Figure 6. Altered nucleosome turnover under torsion

(a) Control and treated samples were subjected to CATCH-IT followed by paired end sequencing for two replicates. Mapped reads were averaged surrounding the transcription start site (TSS) and transcription end site (TES) were averaged for all genes. (b) The changes in CATCH-IT values were determined by subtracting the control from Topo I- (left) and Topo II-inhibited (right) signals, and were displayed as heat maps with genes ordered by decreasing expression in control samples. (c) Heat maps as in (b) arranged by decreasing TD. Contrast = 5.

Figure 7. Model for transcription-generated torsional strain and nucleosome turnover

Under normal conditions, RNA Polymerase II (Pol II) generates positive supercoils ahead, and negative supercoils behind, as it elongates a transcript along a gene.

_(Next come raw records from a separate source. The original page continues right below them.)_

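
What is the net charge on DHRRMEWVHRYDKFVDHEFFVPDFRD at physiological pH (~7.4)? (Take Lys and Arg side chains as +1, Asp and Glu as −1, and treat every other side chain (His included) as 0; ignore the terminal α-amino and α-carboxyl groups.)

Positive (K, R): R3, R4, R10, K13, R25 → +5.
Negative (D, E): D1, E6, D12, D16, E18, D23, D26 → −7.
Net charge = (+5) + (−7) = −2.

-2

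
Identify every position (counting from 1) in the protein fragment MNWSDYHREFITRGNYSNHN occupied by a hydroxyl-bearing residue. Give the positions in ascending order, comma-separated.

4, 6, 12, 16, 17

The –OH-bearing residues are Ser, Thr (aliphatic alcohols), and Tyr (phenol).
Matching residues: S4, Y6, T12, Y16, S17.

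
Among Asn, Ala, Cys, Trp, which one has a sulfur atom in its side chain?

Cys

The sulfur-bearing residues are cysteine (–SH) and methionine (–S–CH₃).
Of the listed options, only Cys belongs to this group.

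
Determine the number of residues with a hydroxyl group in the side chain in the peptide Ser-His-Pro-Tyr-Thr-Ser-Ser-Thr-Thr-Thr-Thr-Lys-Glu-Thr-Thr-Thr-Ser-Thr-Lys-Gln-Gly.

14

Serine (S), threonine (T), and tyrosine (Y) each carry a hydroxyl group on the side chain.
Matching residues: Ser1, Tyr4, Thr5, Ser6, Ser7, Thr8, Thr9, Thr10, Thr11, Thr14, Thr15, Thr16, Ser17, Thr18.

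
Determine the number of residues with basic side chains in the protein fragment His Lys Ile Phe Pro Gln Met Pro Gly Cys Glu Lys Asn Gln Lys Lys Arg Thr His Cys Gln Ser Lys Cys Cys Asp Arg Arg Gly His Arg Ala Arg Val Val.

13

The basic amino acids are Lys (K), Arg (R), and His (H).
Matching residues: His1, Lys2, Lys12, Lys15, Lys16, Arg17, His19, Lys23, Arg27, Arg28, His30, Arg31, Arg33.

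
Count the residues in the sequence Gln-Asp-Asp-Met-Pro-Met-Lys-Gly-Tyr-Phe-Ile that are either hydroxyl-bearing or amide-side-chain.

Hydroxyl-bearing: S, T, Y. Amide-side-chain: N, Q.
Hydroxyl-bearing residues here: Tyr9 (1).
Amide-side-chain residues here: Gln1 (1).
The two groups share no amino acid, so total = 1 + 1 = 2.

2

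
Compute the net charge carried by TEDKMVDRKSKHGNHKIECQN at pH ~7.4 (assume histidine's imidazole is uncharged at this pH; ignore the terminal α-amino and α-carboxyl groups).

+1

At pH ~7.4 the Lys and Arg side chains are protonated (+1), the Asp and Glu side chains are deprotonated (−1), and with His taken as neutral all other side chains carry no charge.
Positive (K, R): K4, R8, K9, K11, K16 → +5.
Negative (D, E): E2, D3, D7, E18 → −4.
Net charge = (+5) + (−4) = +1.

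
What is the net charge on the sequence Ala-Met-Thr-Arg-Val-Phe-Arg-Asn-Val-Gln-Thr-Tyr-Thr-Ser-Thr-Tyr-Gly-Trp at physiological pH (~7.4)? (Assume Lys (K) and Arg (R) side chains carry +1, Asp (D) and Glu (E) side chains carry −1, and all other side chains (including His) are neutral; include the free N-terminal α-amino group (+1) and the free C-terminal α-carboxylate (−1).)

Positive (K, R): Arg4, Arg7 → +2.
Negative (D, E): none → −0.
The N-terminus (+1) and C-terminus (−1) cancel.
Net charge = (+2) + (−0) = +2.

+2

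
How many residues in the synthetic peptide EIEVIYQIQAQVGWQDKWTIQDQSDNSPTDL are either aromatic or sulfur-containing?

Aromatic: F, W, Y. Sulfur-containing: C, M.
Aromatic residues here: Y6, W14, W18 (3).
Sulfur-containing residues here: none (0).
The two groups share no amino acid, so total = 3 + 0 = 3.

3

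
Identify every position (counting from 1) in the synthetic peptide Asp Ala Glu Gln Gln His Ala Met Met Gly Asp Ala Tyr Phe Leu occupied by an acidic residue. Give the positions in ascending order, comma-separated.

1, 3, 11

Matching residues: Asp1, Glu3, Asp11.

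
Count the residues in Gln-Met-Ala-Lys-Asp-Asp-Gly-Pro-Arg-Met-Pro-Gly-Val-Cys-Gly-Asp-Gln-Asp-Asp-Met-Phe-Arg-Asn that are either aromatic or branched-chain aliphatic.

Aromatic: F, W, Y. Branched-chain aliphatic: I, L, V.
Aromatic residues here: Phe21 (1).
Branched-chain aliphatic residues here: Val13 (1).
The two groups share no amino acid, so total = 1 + 1 = 2.

2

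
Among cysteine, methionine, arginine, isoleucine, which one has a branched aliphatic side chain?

isoleucine

Valine (V), leucine (L), and isoleucine (I) are the branched-chain amino acids.
Of the listed options, only isoleucine belongs to this group.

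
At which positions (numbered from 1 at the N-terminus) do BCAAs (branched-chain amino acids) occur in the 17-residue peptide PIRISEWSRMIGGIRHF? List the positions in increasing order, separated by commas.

2, 4, 11, 14

The BCAAs are Val, Leu, and Ile — aliphatic side chains with a branch point.
Matching residues: I2, I4, I11, I14.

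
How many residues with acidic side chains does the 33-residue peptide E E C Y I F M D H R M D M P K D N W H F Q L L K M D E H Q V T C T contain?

7

Aspartate (D) and glutamate (E) have carboxylic-acid side chains and are the acidic amino acids.
Matching residues: E1, E2, D8, D12, D16, D26, E27.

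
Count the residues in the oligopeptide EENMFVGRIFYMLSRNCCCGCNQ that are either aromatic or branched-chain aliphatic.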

Topoisomerases I and II (purple cross labeled I and brown circle labeled II, respectively) mitigate the accumulation of torsional strain. Transcription results in nucleosome turnover and decondensed organization of transcribed nucleosomes. Upon topoisomerase inhibition, torsional strain, both positive and negative, accumulates, resulting in increased Pol II stalling and nucleosome destabilization, as measured by nucleosome turnover and low-salt solubility, within gene bodies. This supports a balance between destabilization of nucleosomes for Pol II passage and maintenance of chromatin structure for chromosomal integrity.